The secret ingredient you should be adding to your Buffalo sauce

Whether you like it tossed with your chicken wings or find yourself craving it drizzled on pizza, tangy-spicy Buffalo sauce adds a big boost of flavor to your meals. But if you've ever wished you could add just a little bit of complexity to it, there's one secret ingredient you should try adding to your Buffalo sauce. 

Buffalo sauce is very simple. Just mix Frank's RedHot hot sauce with melted butter, and you're good to go. It's got a rich flavor thanks to the fat from the butter, and the acidity of the vinegar and punch of salt in the hot sauce can liven up all manner of fried foods, especially chicken wings. But if you've ever felt that this sauce is too one-note to work with ingredients like veggies and tofu, which don't pack the same umami punch as crispy chicken wings and can't always stand up to stronger flavors, then this secret Buffalo sauce ingredient is going to blow your mind.  

The history of Buffalo sauce

Buffalo sauce is inextricably entwined with the history of Buffalo wings. 

The first Buffalo sauce was allegedly served at Anchor Bar in Buffalo, New York, in 1964, the invention of one Teressa Bellissimo. Apparently she whipped up the sauce with ingredients on hand and tossed it with chicken wings, which the restaurant has a surplus of. She served the spicy, tangy wings with the iconic blue cheese and celery that's so often found served with Buffalo-sauced items to this day (via Time)

One of the most typical (and most iconic) ingredients in Buffalo sauce is Frank's RedHot. This cayenne pepper hot sauce is even older than the original Buffalo wings — it's been in production since 1920 (via Frank's RedHot). Frank's and Buffalo sauce became so synonymous with one another that the company released their own Frank's RedHot Hot Buffalo Wings Sauce in 2009.

While the tangy blend of Frank's and butter is still a favorite coating for crispy fried chicken wings, there's a clever way you can alter it so it can be used with all sorts of foods without overwhelming them with the punchy, spicy flavor.

Why you should add roasted garlic to your Buffalo sauce

The secret ingredient you should be adding to your Buffalo sauce is roasted garlic, or garlic confit if you're feeling fancy (via Food52). When garlic is cooked low and slow it loses its pungent flavor, instead becoming sweet, earthy, and savory as it caramelizes and softens.

Roasted garlic gives an added dimension of flavor to your Buffalo sauce, so even if you're using it with something meatless, you still get a powerful punch of umami. It's part of the recipe they use at the famous Italian restaurant Parm in New York City (via Lucky Peach). Even better? This added flavor enables you to swap the melted butter with olive oil if you so choose, so your Buffalo sauce stays liquid when chilled (butter, which is a saturated fat, is solid when refrigerated, and your Buffalo sauce will be too if you use it). 

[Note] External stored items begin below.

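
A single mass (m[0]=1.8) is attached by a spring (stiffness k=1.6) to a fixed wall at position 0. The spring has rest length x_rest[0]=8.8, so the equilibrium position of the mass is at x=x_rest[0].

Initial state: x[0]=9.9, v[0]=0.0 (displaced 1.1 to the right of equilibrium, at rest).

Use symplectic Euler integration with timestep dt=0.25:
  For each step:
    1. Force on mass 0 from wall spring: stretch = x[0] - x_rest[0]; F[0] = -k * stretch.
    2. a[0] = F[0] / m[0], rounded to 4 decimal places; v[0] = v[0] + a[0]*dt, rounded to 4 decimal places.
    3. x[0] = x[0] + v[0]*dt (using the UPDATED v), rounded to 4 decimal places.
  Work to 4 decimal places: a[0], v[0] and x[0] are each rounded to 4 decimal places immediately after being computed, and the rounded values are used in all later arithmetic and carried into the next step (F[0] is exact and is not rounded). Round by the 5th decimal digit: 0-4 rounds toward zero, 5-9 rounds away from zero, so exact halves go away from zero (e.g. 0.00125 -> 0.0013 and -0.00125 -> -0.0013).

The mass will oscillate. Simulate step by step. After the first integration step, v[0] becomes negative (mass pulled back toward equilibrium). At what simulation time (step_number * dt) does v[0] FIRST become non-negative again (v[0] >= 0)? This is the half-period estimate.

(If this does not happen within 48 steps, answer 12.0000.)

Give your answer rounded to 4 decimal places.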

At Parm, they make a vinaigrette out of the Frank's RedHot sauce. It's made by blending a full cup of the hot sauce with three heads of roasted garlic, a couple tablespoons of olive oil, and a 1/4 cup of minced shallot. The dressing is then tossed with crispy cucumbers, salted roasted peanuts, and crumbled blue cheese. It may sound a little strange, but the combination of spicy, tangy, cool, crisp, salty, crunchy, creamy, and funky really works.

How to roast garlic

Luckily, roasting garlic is easy. All it takes is a little planning ahead. 

According to Simply Recipes, you'll take three heads of garlic, and remove the outermost layer of papery skin. Slice the very tops off of the heads of garlic, so you can see the cloves within their paper skins, but keep the head of garlic together. Add the garlic to a baking dish with the cut side facing up, and drizzle with olive oil. Cover the garlic with foil to prevent burning, then bake in a preheated 400-degree oven for 30 to 40 minutes.

When the garlic is done roasting it should be soft to the touch and lightly golden brown in color. Let the heads of garlic cool so you can touch them without burning your fingers, then squeeze the garlic out of its papery skins. 

Mix this soft roasted garlic into your Buffalo sauce, and you have an all-purpose condiment that can be used with chicken wings, cucumber salads, sandwiches, and any other food that needs an extra kick.